Herzl did not like the Turks or the Arabs, but events convinced him that the Jews would go nowhere but Palestine. In his book “Der Judenstaat”, the Bible of Zionism, he declared that the Jews would serve in Palestine as an outpost of Western civilization against the barbarians of Asia – i.e. the Arabs.

One can argue that it was here that the conflict really started – right at the beginning of the Zionist idea. But I have in mind an even more precise moment.

A FEW years before World War I, the Ottoman Empire showed signs of breaking up. A modernizing movement, led by army officers, assumed power in 1908. They called themselves “the Young Turks”.

Among the restless Arab population, too, revolutionary groups emerged. They dared not yet talk about independence, but instead put forward a plan for the “de-centralization” of the Ottoman Empire, giving its various nations some autonomy.

A group of Arab members of the Turkish parliament, led by Rukhi al-Halidi (member of a Jerusalem family even now prominent in Palestinian affairs) had a brilliant idea: why not approach the Zionists and offer them an alliance against the Turks in the fight for this idea?

The Zionist representative in Jerusalem hastened to submit this offer to Max Nordau, the new president of the Zionist organization. Nordau had inherited Herzl’s post after the death of the founder.

This was a historic moment, one of those moments when history holds its breath. A totally new vista opened up: an alliance between Arabs and Jews! a joint liberation movement!

Nordau, a famous German-Jewish intellectual, did not dream of accepting this offer. He must have considered it crazy. The Turks were the masters of the country. They could give Palestine to the Jews. They could be bribed. The Arabs were powerless. They could give us nothing.

So the moment passed. Nordau mentioned the idea to the Zionist Congress in Hamburg, but nobody took any notice.

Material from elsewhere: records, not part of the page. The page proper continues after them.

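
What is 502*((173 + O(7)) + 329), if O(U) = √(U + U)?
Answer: 252004 + 502*√14 ≈ 2.5388e+5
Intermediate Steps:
O(U) = √2*√U (O(U) = √(2*U) = √2*√U)
502*((173 + O(7)) + 329) = 502*((173 + √2*√7) + 329) = 502*((173 + √14) + 329) = 502*(502 + √14) = 252004 + 502*√14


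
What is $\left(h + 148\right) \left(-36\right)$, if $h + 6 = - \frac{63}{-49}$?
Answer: $- \frac{36108}{7} \approx -5158.3$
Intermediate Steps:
$h = - \frac{33}{7}$ ($h = -6 - \frac{63}{-49} = -6 - - \frac{9}{7} = -6 + \frac{9}{7} = - \frac{33}{7} \approx -4.7143$)
$\left(h + 148\right) \left(-36\right) = \left(- \frac{33}{7} + 148\right) \left(-36\right) = \frac{1003}{7} \left(-36\right) = - \frac{36108}{7}$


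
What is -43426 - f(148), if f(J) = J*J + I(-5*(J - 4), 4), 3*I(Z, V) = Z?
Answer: -65090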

Few people know about this episode. It is described in the authoritative book by the late Aharon (“Aharonchik”) Cohen.

The possibility existed only in theory. History is made by real people, whose consciousness is formed by the realities of their time. For Europeans of the early 20th century, the idea of such an alliance with the natives against an imperial power was close to lunatic.

IN RETROSPECT, this idea could have changed history. We would have been born into a different world.

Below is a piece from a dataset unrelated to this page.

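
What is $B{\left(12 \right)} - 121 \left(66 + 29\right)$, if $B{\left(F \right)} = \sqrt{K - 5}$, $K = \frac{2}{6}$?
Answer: $-11495 + \frac{i \sqrt{42}}{3} \approx -11495.0 + 2.1602 i$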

In the autumn of 1947, when I was just 24 years old, I published a booklet called (in Hebrew) “War or Peace in the Semitic Region”.

It was an almost exact repetition of the ideas in the Nordau incident – which I knew nothing about at the time.

It opened with the words:

“When our fathers, the Zionists, decided to set up a ‘safe haven’ in this country, they had the choice between two paths:

“They could appear in West Asia as a European conqueror, who sees himself as the bridgehead of the ‘white’ race, a master of the ‘natives’, like the Spanish conquistadores and the Anglo-Saxon colonists in America. This is what the Crusaders at their time did in this country.

“The other path was to see themselves as an Asiatic people returning to its homeland – who sees himself as an heir of the political and cultural tradition of the Semitic race, and is ready to lead the people of the Semitic Region in the war of liberation against European exploitation.”

With the exception of the terminology, which belonged to its time, I subscribe to every word even today, almost 70 years later.

The Israeli-Palestinian conflict began when the first Jewish colonist came to this country in 1882, even before the official founding of the Zionist movement. It began as a clash between two great national movements which were totally ignorant of each other. This ignorance persists, in large part, to this very day.

The past cannot be changed.

But perhaps, perhaps, we can learn from it and draw some conclusions.